Gods worshipped by the power elite
These days, it’s practically impossible to become a political leader in North America without declaring devotion to Christianity. This is not as true in Canada as it is in the US, but in America you have no hope of becoming president without being the right type of Christian. Our leaders actions, however, differ greatly from their professed beliefs.
While growing up Catholic, my impression of the Ten Commandments was that they were behaviors to emulate, ideals to live up to. Upon becoming a Zen Buddhist, I was astonished to see that their Ten Precepts were nearly identical to the Commandments. This would become less shocking when I reread the Sermon on the Mount, and realized it could easily be inserted into Zen text.

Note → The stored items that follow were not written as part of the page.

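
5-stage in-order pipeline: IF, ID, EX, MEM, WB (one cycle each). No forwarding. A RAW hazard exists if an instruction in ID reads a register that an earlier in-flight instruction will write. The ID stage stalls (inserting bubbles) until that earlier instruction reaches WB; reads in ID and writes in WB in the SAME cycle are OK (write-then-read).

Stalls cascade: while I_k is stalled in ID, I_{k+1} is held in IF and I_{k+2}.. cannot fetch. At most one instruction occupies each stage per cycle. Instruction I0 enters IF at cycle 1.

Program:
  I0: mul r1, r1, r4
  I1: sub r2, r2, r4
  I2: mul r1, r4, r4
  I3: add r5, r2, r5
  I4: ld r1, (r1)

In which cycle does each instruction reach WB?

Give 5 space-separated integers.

Answer: 5 6 7 9 10

Derivation:
I0 mul r1 <- r1,r4: IF@1 ID@2 stall=0 (-) EX@3 MEM@4 WB@5
I1 sub r2 <- r2,r4: IF@2 ID@3 stall=0 (-) EX@4 MEM@5 WB@6
I2 mul r1 <- r4,r4: IF@3 ID@4 stall=0 (-) EX@5 MEM@6 WB@7
I3 add r5 <- r2,r5: IF@4 ID@5 stall=1 (RAW on I1.r2 (WB@6)) EX@7 MEM@8 WB@9
I4 ld r1 <- r1: IF@5 ID@7 stall=0 (-) EX@8 MEM@9 WB@10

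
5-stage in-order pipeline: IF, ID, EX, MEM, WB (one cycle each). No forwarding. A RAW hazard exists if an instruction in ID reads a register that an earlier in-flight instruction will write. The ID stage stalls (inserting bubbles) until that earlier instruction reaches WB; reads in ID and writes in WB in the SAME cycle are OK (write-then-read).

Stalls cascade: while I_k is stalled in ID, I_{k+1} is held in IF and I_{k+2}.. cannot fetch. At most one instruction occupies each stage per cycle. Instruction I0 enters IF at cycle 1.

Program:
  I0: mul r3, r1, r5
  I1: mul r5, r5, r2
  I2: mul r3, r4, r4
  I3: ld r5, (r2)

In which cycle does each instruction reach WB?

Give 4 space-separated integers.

I0 mul r3 <- r1,r5: IF@1 ID@2 stall=0 (-) EX@3 MEM@4 WB@5
I1 mul r5 <- r5,r2: IF@2 ID@3 stall=0 (-) EX@4 MEM@5 WB@6
I2 mul r3 <- r4,r4: IF@3 ID@4 stall=0 (-) EX@5 MEM@6 WB@7
I3 ld r5 <- r2: IF@4 ID@5 stall=0 (-) EX@6 MEM@7 WB@8

Answer: 5 6 7 8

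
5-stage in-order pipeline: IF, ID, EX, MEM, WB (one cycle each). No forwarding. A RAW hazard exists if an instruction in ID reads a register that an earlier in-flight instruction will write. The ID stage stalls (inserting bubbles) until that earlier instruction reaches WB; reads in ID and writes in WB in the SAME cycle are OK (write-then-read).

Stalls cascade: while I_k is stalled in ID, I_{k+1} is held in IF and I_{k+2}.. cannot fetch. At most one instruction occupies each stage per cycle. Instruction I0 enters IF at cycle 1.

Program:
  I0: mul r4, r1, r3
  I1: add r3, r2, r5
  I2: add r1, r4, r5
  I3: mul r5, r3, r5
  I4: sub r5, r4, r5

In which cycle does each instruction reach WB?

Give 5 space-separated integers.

I0 mul r4 <- r1,r3: IF@1 ID@2 stall=0 (-) EX@3 MEM@4 WB@5
I1 add r3 <- r2,r5: IF@2 ID@3 stall=0 (-) EX@4 MEM@5 WB@6
I2 add r1 <- r4,r5: IF@3 ID@4 stall=1 (RAW on I0.r4 (WB@5)) EX@6 MEM@7 WB@8
I3 mul r5 <- r3,r5: IF@4 ID@6 stall=0 (-) EX@7 MEM@8 WB@9
I4 sub r5 <- r4,r5: IF@6 ID@7 stall=2 (RAW on I3.r5 (WB@9)) EX@10 MEM@11 WB@12

Answer: 5 6 8 9 12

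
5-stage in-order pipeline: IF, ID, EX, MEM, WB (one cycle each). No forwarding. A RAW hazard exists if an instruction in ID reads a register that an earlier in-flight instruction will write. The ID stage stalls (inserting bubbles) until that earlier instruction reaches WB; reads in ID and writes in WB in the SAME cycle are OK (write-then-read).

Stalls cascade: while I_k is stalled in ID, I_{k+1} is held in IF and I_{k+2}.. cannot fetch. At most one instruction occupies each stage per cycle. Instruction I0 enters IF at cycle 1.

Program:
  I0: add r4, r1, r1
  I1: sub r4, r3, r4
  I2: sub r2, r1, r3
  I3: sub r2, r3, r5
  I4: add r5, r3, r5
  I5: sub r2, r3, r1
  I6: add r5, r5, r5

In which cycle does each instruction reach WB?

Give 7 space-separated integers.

I0 add r4 <- r1,r1: IF@1 ID@2 stall=0 (-) EX@3 MEM@4 WB@5
I1 sub r4 <- r3,r4: IF@2 ID@3 stall=2 (RAW on I0.r4 (WB@5)) EX@6 MEM@7 WB@8
I2 sub r2 <- r1,r3: IF@3 ID@6 stall=0 (-) EX@7 MEM@8 WB@9
I3 sub r2 <- r3,r5: IF@6 ID@7 stall=0 (-) EX@8 MEM@9 WB@10
I4 add r5 <- r3,r5: IF@7 ID@8 stall=0 (-) EX@9 MEM@10 WB@11
I5 sub r2 <- r3,r1: IF@8 ID@9 stall=0 (-) EX@10 MEM@11 WB@12
I6 add r5 <- r5,r5: IF@9 ID@10 stall=1 (RAW on I4.r5 (WB@11)) EX@12 MEM@13 WB@14

Answer: 5 8 9 10 11 12 14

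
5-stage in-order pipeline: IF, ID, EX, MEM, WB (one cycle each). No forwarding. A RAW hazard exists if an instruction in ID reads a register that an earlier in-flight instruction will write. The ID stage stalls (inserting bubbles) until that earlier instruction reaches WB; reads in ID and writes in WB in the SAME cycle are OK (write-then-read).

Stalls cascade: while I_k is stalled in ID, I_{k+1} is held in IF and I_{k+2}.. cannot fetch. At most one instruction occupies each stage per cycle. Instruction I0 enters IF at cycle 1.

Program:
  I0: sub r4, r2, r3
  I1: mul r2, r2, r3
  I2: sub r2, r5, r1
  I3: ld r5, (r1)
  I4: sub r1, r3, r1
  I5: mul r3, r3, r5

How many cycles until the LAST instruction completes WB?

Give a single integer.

I0 sub r4 <- r2,r3: IF@1 ID@2 stall=0 (-) EX@3 MEM@4 WB@5
I1 mul r2 <- r2,r3: IF@2 ID@3 stall=0 (-) EX@4 MEM@5 WB@6
I2 sub r2 <- r5,r1: IF@3 ID@4 stall=0 (-) EX@5 MEM@6 WB@7
I3 ld r5 <- r1: IF@4 ID@5 stall=0 (-) EX@6 MEM@7 WB@8
I4 sub r1 <- r3,r1: IF@5 ID@6 stall=0 (-) EX@7 MEM@8 WB@9
I5 mul r3 <- r3,r5: IF@6 ID@7 stall=1 (RAW on I3.r5 (WB@8)) EX@9 MEM@10 WB@11

Answer: 11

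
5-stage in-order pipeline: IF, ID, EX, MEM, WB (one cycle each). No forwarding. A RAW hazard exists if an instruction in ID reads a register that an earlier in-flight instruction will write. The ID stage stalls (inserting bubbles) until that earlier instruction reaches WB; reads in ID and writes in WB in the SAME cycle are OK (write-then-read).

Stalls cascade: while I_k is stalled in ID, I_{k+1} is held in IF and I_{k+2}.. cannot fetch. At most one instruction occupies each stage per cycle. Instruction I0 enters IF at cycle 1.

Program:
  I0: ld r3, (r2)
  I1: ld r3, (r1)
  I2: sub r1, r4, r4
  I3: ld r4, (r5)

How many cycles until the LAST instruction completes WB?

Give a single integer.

I0 ld r3 <- r2: IF@1 ID@2 stall=0 (-) EX@3 MEM@4 WB@5
I1 ld r3 <- r1: IF@2 ID@3 stall=0 (-) EX@4 MEM@5 WB@6
I2 sub r1 <- r4,r4: IF@3 ID@4 stall=0 (-) EX@5 MEM@6 WB@7
I3 ld r4 <- r5: IF@4 ID@5 stall=0 (-) EX@6 MEM@7 WB@8

Answer: 8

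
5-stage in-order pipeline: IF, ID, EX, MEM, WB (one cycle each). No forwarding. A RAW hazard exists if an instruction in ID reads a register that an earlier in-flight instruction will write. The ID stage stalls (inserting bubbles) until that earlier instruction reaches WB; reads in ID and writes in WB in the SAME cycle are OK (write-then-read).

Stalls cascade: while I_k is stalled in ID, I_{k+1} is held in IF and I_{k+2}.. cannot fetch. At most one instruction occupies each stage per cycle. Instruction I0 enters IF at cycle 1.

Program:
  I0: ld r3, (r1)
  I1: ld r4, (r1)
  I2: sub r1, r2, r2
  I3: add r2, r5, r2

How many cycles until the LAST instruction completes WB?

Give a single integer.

Answer: 8

Derivation:
I0 ld r3 <- r1: IF@1 ID@2 stall=0 (-) EX@3 MEM@4 WB@5
I1 ld r4 <- r1: IF@2 ID@3 stall=0 (-) EX@4 MEM@5 WB@6
I2 sub r1 <- r2,r2: IF@3 ID@4 stall=0 (-) EX@5 MEM@6 WB@7
I3 add r2 <- r5,r2: IF@4 ID@5 stall=0 (-) EX@6 MEM@7 WB@8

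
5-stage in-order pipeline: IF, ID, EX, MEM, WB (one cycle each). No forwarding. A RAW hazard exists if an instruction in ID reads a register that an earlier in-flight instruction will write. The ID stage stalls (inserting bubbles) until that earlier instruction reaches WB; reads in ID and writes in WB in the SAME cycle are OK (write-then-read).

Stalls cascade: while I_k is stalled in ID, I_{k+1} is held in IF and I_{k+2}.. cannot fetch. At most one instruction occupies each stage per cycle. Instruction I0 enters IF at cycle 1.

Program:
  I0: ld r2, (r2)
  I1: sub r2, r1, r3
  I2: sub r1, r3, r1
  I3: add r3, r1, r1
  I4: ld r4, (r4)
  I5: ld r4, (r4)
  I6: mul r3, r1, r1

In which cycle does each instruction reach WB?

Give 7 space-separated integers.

Answer: 5 6 7 10 11 14 15

Derivation:
I0 ld r2 <- r2: IF@1 ID@2 stall=0 (-) EX@3 MEM@4 WB@5
I1 sub r2 <- r1,r3: IF@2 ID@3 stall=0 (-) EX@4 MEM@5 WB@6
I2 sub r1 <- r3,r1: IF@3 ID@4 stall=0 (-) EX@5 MEM@6 WB@7
I3 add r3 <- r1,r1: IF@4 ID@5 stall=2 (RAW on I2.r1 (WB@7)) EX@8 MEM@9 WB@10
I4 ld r4 <- r4: IF@5 ID@8 stall=0 (-) EX@9 MEM@10 WB@11
I5 ld r4 <- r4: IF@8 ID@9 stall=2 (RAW on I4.r4 (WB@11)) EX@12 MEM@13 WB@14
I6 mul r3 <- r1,r1: IF@9 ID@12 stall=0 (-) EX@13 MEM@14 WB@15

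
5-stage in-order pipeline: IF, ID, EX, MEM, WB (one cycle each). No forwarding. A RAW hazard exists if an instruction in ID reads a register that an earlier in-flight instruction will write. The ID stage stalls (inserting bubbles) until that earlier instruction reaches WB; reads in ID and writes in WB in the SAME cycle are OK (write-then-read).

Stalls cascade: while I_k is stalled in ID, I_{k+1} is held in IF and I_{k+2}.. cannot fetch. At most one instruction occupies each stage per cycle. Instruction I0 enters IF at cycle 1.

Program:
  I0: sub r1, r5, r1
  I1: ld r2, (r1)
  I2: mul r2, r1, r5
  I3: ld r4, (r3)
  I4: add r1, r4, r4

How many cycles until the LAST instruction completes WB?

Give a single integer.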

The difference was that my Zen priest said the Precepts mimic the enlightened person. In other words, a person who has directly seen the inherent Oneness of all things, and integrated that knowledge into everyday life, would automatically follow the Precepts. I doubt the universality of that concept because no one is perfect. People will always have to struggle to live up to the ideal.
From the Ten Commandments*
- You shall not kill
- You shall not commit adultery
- You shall not steal
- You shall not bear false witness
- You shall not covet your neighbor's wife
From The Ten Grave Precepts **
- Affirm life; Do not kill
- Be giving; Do not steal
- Manifest truth; Do not lie
- Give generously; Do not be withholding
- Honor the body; Do not misuse sexuality
The mystic braches of various religions have this symmetry because they are talking about the same realization attained through chanting, meditation and prayer, but interpret them through different cultures, times and peoples. Mainstream followers typically misinterpret the contemplatives, which is where bickering and war comes in.
Every president since I’ve been alive---certainly George W. Bush and Barack Obama---blatantly ignore at least two of the Ten Commandments: #8: You shall not bear false witness; and especially #5: You shall not kill.
Presidents routinely order the assassination of certain enemies of the state, as we saw with Osama bin Laden recently, and presidents often send troops to war for suspect causes, like Iraq and Vietnam. The same Bible which presidents hold high says:You shall not kill, and doesn’t list any exceptions. And yet, with unreasonable arrogance, leaders create their own exemptions.
It's not just leaders, but soldiers too who shed their own religious convictions. With eyes open it begs the question, "What am I doing here shooting people I don't know?" Soldiers see with their own eyes the difference between what political leaders tell them and what they see when they step off the plane into the wall of incorrigable heat.
When conscientiously objecting to his being draffted into the Viet Nam war, Muhammad Ali said he didn't want to go to another country to shoot other poor people. Ali, one of the greatest boxers to live, fought the big fight when he jeopardized his career and reputation to avoid the draft. It's the fight most people avoid.
I am not a pacifist, and realize there are times---when you and yours are under threat---that you may need to pick up arms. But I don’t profess to follow Commandments or Precepts. You can make intellectual and spiritual arguments that denounce any violence whatsoever, but what would be the spiritual outcome of standing there and doing nothing?
Pulitzer prize-winning former war correspondent Chris Hedges noted, while pinned down in Sarajevo under fire of heavy ordinance, that you reach a point where the lethal consequences of not fighting back force you to act.
It's easy to say you are non-violent and that you'd never do it, but even an avowed pacifist could relate to a situation where she would be forced to protect herself and her loved ones as a last resort.
But our leaders often sign orders for war or assassination when there is no threat of lethal outcomes. Our leaders aren't pinned down and under fire as they sign orders. Rather, they are motivated by political and economic reasons.
We can’t trust an avowed person of any faith who doesn’t respect or follow that faith’s main tenets. Perhaps the actions of our leaders expose the Gods they actually worship: Money and power.